O ceratossauro foi encontrado em 1996, em Wyoming, nos Estados Unidos. Na época, o fóssil foi adquirido pelo Museum of Ancient Life, em Utah, onde foi montado e exibido.
Agora, o fóssil foi restaurado com ajuda de impressão 3D e suportes metálicos de nível joalheiro, que permitem a remoção individual dos ossos. O fóssil foi comprado do museu em 2014 pela empresa Fossilogic, especializada em paleontologia comercial.
A casa de leilões Sotheby’s anunciou o leilão do fóssil de dino no post do Instagram que você pode ver abaixo. A postagem destaca que a peça “oferece um raro vislumbre do estágio inicial da vida de um dos predadores mais temíveis da pré-história”.
Venda é alvo de críticas
Mas o anúncio da casa de leilões Sotheby’s, que foi publicado em seu perfil do Instagram, leva à preocupação de que a alta valorização comercial de exemplares como esse acirre a especulação em torno de fósseis e dificulte sua permanência em museus públicos.
A venda acontece pouco mais de um ano após o leilão do estegossauro “Apex”, arrematado por US$ 45 milhões pelo bilionário Kenneth Griffin. Para paleontólogos acadêmicos, a alta dos preços provocada por esse tipo de negociação, chamada por alguns de “efeito Apex”, prejudica tanto pesquisadores quanto empresas menores, ao encarecer o acesso aos sítios. Já há relatos de aumentos nos valores cobrados por proprietários de terras arrendadas para escavações.

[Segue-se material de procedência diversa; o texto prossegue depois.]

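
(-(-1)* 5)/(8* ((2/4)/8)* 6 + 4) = 5/7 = 0.71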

Já a Sotheby’s defende os leilões como uma maneira de atrair doadores e ampliar a visibilidade dos fósseis. Segundo Cassandra Hatton, vice-presidente da casa, o esqueleto do Ceratossauro nunca foi formalmente descrito em literatura científica, pois o museu que o exibia não possuía certificação oficial como repositório paleontológico.
A expectativa é que o esqueleto receba ofertas de instituições e colecionadores privados, uma prática criticada por entidades como a Sociedade de Paleontologia de Vertebrados, que há décadas se posiciona contra a comercialização de espécimes raros. Para eles, a venda pode tirar fósseis importantes da esfera pública e comprometer seu valor científico.